Painful to hear Mitt Romney stumble on his English — rare for him.
I didn't hear him stumble in the recent debates, but I have been surprised to hear him use the odious "my wife and I" construction (or something similar), following a preposition. Jay, you give some solecisms a pass that I don't; I ascribe such lapses to your forgiving nature. But please stand firm with that one. The alternative is unbearable.
Speaking of Romney surprises, I was pretty much amazed to hear the Harvard Law grad say he didn't know whether states could constitutionally ban contraceptives. His overall response in that exchange was great, but how could he not know (or at least have an opinion) about Griswold v. Connecticut's penumbras and emanations?
Hardcastle, I just posted regarding the contraception issue and just now saw your post. Your the only other person I know who was also taken aback by Mitt's lack of knowledge on that issue. Thanks for pointing it out.
Could we PLEASE stop accepting and using the Left's memes? "You didn't serve, so you're a chickenhawk," "if you ever ran a business, you fired people for profit", and the silliest of all, "they only attack us because of what we have been doing to them."
Give me--give us all--a break.
The military won't take every volunteer, and if you are in certain career tracks or were married with children back in the 60s, serving in the military could be an ordeal (and I'm speaking as a Vietnam era military brat and as a veteran in my own right). If you have certain health issues, they just won't take you, regardless of your other qualifications. As a taxpayer and a citizen, you still have a right to an opinion about military policy whether you have ever been allowed or wanted to serve.
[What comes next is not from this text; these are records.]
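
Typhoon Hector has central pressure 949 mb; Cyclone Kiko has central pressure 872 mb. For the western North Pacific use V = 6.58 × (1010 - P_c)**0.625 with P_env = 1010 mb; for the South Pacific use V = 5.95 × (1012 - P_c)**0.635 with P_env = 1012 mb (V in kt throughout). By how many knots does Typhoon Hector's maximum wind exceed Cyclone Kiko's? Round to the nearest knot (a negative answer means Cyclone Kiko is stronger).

-51 kt

Typhoon Hector: ΔP = 61; V ≈ 6.58 × 61^0.625 ≈ 85.91 kt.
Cyclone Kiko: ΔP = 140; V ≈ 5.95 × 140^0.635 ≈ 137.19 kt.
Difference ≈ 85.91 − 137.19 = -51.28 → -51 kt.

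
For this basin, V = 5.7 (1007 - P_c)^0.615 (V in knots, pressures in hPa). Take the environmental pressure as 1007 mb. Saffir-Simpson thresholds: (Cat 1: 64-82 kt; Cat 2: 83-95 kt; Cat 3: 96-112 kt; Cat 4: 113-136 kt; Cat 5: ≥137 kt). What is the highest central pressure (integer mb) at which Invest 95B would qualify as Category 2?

Category 2 begins at V = 83 kt.
Required ΔP = (83/5.7)^(1/0.615) = 14.561^1.626 ≈ 77.87 mb.
P_c ≤ 1007 − 77.87 = 929.13, so the highest integer P_c is 929 mb.

929 mb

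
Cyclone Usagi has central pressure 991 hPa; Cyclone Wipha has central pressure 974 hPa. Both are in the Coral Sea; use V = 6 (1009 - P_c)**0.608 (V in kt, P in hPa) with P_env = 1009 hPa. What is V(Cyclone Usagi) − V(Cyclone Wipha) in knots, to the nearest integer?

Cyclone Usagi: ΔP = 18; V ≈ 6 × 18^0.608 ≈ 34.78 kt.
Cyclone Wipha: ΔP = 35; V ≈ 6 × 35^0.608 ≈ 52.11 kt.
Difference ≈ 34.78 − 52.11 = -17.33 → -17 kt.

-17 kt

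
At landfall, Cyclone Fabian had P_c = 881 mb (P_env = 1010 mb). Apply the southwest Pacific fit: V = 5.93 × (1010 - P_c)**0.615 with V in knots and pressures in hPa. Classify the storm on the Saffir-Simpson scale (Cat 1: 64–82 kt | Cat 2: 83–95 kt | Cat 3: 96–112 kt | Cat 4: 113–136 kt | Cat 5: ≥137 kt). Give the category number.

ΔP = 1010 − 881 = 129 mb.
V ≈ 5.93 × 129^0.615 = 5.93 × 19.86 ≈ 118 kt.
118 kt falls in the Category 4 band.

4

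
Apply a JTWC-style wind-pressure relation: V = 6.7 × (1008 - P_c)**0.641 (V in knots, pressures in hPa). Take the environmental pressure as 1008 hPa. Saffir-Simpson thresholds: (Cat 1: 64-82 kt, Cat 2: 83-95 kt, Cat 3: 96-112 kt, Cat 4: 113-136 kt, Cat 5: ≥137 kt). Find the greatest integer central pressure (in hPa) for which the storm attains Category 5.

897 hPa

Category 5 begins at V = 137 kt.
Required ΔP = (137/6.7)^(1/0.641) = 20.448^1.560 ≈ 110.84 hPa.
P_c ≤ 1008 − 110.84 = 897.16, so the highest integer P_c is 897 hPa.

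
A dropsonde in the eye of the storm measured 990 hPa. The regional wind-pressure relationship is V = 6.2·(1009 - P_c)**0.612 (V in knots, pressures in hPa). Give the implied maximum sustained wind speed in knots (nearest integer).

38 kt

ΔP = 1009 − 990 = 19 hPa.
19^0.612 ≈ 6.062.
V ≈ 6.2 × 6.062 ≈ 37.6 kt.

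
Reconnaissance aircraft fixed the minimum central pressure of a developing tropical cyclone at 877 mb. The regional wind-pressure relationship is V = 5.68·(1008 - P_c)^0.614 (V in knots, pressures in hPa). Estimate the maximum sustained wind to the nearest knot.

ΔP = 1008 − 877 = 131 mb.
131^0.614 ≈ 19.953.
V ≈ 5.68 × 19.953 ≈ 113.3 kt.

113 kt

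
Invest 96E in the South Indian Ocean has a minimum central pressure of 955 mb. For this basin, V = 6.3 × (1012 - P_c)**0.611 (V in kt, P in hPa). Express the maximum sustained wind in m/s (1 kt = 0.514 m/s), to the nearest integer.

ΔP = 1012 − 955 = 57 mb.
V ≈ 6.3 × 57^0.611 = 6.3 × 11.826 ≈ 74.504 kt.
74.504 × 0.514 ≈ 38.30 m/s → 38 m/s.

38 m/s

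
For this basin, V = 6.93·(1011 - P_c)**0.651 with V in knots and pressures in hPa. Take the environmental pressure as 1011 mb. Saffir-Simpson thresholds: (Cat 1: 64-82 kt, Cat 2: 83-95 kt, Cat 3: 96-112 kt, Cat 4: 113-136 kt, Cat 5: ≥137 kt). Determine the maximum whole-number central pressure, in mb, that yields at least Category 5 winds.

913 mb

Category 5 begins at V = 137 kt.
Required ΔP = (137/6.93)^(1/0.651) = 19.769^1.536 ≈ 97.90 mb.
P_c ≤ 1011 − 97.90 = 913.10, so the highest integer P_c is 913 mb.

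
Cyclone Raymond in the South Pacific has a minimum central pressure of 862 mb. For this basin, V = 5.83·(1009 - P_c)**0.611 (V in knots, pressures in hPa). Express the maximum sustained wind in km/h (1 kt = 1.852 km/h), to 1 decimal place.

227.8 km/h

ΔP = 1009 − 862 = 147 mb.
V ≈ 5.83 × 147^0.611 = 5.83 × 21.097 ≈ 122.998 kt.
122.998 × 1.852 ≈ 227.79 km/h → 227.8 km/h.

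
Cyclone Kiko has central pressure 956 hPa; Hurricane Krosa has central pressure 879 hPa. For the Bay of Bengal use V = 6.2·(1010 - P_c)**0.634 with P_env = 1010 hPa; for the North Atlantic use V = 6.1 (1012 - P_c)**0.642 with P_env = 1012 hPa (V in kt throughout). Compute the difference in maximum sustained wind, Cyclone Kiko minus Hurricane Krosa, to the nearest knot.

-63 kt

Cyclone Kiko: ΔP = 54; V ≈ 6.2 × 54^0.634 ≈ 77.76 kt.
Hurricane Krosa: ΔP = 133; V ≈ 6.1 × 133^0.642 ≈ 140.88 kt.
Difference ≈ 77.76 − 140.88 = -63.12 → -63 kt.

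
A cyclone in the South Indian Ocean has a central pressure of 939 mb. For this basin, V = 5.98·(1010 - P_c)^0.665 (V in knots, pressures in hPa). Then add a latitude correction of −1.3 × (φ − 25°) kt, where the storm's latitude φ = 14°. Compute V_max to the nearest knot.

116 kt

ΔP = 1010 − 939 = 71 mb.
71^0.665 ≈ 17.025.
V ≈ 5.98 × 17.025 ≈ 101.8 kt.
Latitude correction: −1.3 × (14 − 25) = 14.3 kt.
Corrected V ≈ 116.1 kt → 116 kt.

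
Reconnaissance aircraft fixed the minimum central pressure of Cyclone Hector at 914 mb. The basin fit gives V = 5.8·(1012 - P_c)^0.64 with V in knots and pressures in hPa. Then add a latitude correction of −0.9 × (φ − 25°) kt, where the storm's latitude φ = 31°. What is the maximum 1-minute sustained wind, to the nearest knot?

104 kt

ΔP = 1012 − 914 = 98 mb.
98^0.64 ≈ 18.810.
V ≈ 5.8 × 18.810 ≈ 109.1 kt.
Latitude correction: −0.9 × (31 − 25) = -5.4 kt.
Corrected V ≈ 103.7 kt → 104 kt.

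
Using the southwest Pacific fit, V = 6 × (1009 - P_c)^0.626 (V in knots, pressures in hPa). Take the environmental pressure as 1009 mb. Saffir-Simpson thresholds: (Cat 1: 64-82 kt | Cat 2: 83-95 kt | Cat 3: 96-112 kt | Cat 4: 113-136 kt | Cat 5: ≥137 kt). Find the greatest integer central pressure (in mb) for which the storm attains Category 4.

Category 4 begins at V = 113 kt.
Required ΔP = (113/6)^(1/0.626) = 18.833^1.597 ≈ 108.80 mb.
P_c ≤ 1009 − 108.80 = 900.20, so the highest integer P_c is 900 mb.

900 mb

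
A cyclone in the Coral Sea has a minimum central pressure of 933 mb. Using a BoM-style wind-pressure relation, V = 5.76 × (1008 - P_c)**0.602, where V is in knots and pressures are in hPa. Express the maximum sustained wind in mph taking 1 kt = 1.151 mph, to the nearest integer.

89 mph

ΔP = 1008 − 933 = 75 mb.
V ≈ 5.76 × 75^0.602 = 5.76 × 13.452 ≈ 77.484 kt.
77.484 × 1.151 ≈ 89.18 mph → 89 mph.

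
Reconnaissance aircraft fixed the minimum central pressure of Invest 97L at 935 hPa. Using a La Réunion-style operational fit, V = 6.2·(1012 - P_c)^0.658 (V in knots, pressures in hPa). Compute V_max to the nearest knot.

108 kt

ΔP = 1012 − 935 = 77 hPa.
77^0.658 ≈ 17.431.
V ≈ 6.2 × 17.431 ≈ 108.1 kt.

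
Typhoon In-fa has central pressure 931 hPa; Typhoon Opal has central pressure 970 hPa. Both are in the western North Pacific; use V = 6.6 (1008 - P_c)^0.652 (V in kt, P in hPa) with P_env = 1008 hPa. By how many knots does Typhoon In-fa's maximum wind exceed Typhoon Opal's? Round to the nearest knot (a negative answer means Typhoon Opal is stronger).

41 kt

Typhoon In-fa: ΔP = 77; V ≈ 6.6 × 77^0.652 ≈ 112.08 kt.
Typhoon Opal: ΔP = 38; V ≈ 6.6 × 38^0.652 ≈ 70.72 kt.
Difference ≈ 112.08 − 70.72 = 41.36 → 41 kt.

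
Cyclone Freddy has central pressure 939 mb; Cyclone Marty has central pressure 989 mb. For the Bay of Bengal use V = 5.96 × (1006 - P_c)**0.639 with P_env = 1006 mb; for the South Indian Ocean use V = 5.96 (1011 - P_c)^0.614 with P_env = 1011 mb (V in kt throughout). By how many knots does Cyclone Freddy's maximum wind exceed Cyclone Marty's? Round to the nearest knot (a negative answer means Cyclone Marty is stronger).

Cyclone Freddy: ΔP = 67; V ≈ 5.96 × 67^0.639 ≈ 87.52 kt.
Cyclone Marty: ΔP = 22; V ≈ 5.96 × 22^0.614 ≈ 39.76 kt.
Difference ≈ 87.52 − 39.76 = 47.76 → 48 kt.

48 kt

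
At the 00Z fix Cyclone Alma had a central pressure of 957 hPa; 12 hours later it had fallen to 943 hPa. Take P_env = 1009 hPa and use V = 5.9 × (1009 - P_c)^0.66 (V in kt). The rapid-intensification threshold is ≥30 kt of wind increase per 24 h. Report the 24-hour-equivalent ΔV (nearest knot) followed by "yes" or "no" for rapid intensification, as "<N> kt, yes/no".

27 kt, no

V₁: ΔP = 52, V ≈ 5.9 × 52^0.66 ≈ 80.06 kt.
V₂: ΔP = 66, V ≈ 5.9 × 66^0.66 ≈ 93.70 kt.
ΔV over 12 h = 13.64 kt → 24 h equivalent = 13.64 × 24/12 ≈ 27.28 kt.
27 kt < 30 kt ⇒ not rapid intensification.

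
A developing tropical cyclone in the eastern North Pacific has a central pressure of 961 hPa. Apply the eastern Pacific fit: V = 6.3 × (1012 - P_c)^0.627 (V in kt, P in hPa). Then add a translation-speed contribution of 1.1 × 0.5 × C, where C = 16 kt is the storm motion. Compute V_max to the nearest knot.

83 kt

ΔP = 1012 − 961 = 51 hPa.
51^0.627 ≈ 11.766.
V ≈ 6.3 × 11.766 ≈ 74.1 kt.
Translation term: 1.1 × 0.5 × 16 = 8.8 kt.
Corrected V ≈ 82.9 kt → 83 kt.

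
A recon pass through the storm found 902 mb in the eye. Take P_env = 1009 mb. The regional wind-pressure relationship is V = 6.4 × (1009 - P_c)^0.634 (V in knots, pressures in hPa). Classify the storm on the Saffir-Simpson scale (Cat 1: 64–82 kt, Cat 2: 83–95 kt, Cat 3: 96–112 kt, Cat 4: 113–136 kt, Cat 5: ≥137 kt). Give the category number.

4

ΔP = 1009 − 902 = 107 mb.
V ≈ 6.4 × 107^0.634 = 6.4 × 19.35 ≈ 124 kt.
124 kt falls in the Category 4 band.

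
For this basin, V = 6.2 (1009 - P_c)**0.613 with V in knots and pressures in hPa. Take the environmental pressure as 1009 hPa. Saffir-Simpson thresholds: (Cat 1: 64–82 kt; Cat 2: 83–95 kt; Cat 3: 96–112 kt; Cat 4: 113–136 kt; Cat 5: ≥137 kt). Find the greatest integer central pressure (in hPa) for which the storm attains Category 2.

940 hPa

Category 2 begins at V = 83 kt.
Required ΔP = (83/6.2)^(1/0.613) = 13.387^1.631 ≈ 68.86 hPa.
P_c ≤ 1009 − 68.86 = 940.14, so the highest integer P_c is 940 hPa.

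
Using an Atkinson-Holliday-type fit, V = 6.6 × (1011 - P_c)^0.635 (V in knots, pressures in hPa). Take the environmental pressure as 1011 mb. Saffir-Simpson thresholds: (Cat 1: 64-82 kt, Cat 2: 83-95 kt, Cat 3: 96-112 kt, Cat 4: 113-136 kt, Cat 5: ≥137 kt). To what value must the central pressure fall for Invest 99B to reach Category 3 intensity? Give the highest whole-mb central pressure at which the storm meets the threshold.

Category 3 begins at V = 96 kt.
Required ΔP = (96/6.6)^(1/0.635) = 14.545^1.575 ≈ 67.77 mb.
P_c ≤ 1011 − 67.77 = 943.23, so the highest integer P_c is 943 mb.

943 mb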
The older and bigger a business gets, the more bloated with bureaucrats and hangers on it becomes. Sometimes, you have to get rid of them so that the productive workers can make the business profitable again. That's life. And by the way, isn't that how most of us would like to see most of our government departments treated by the incoming Republican administration?
Finally, for Dr. Paul and his supporters, a dose of reality: the United States is so large and economically powerful that whatever we do, someone benefits and someone else doesn't. Some people actually lose out because of things we do, and it is unavoidable. As long as we do business outside of our own borders, we need a military strong enough to protect our interests, and as long as we are the biggest and strongest economy, people are going to hate us because of our prosperity and freedoms, and they will attack us when they think that they can get away with it.
Turning the other cheek is a personal decision, and no responsible head of state has the right to decide not to protect his nation's people or their interests. That alone disqualifies Dr Paul in my book.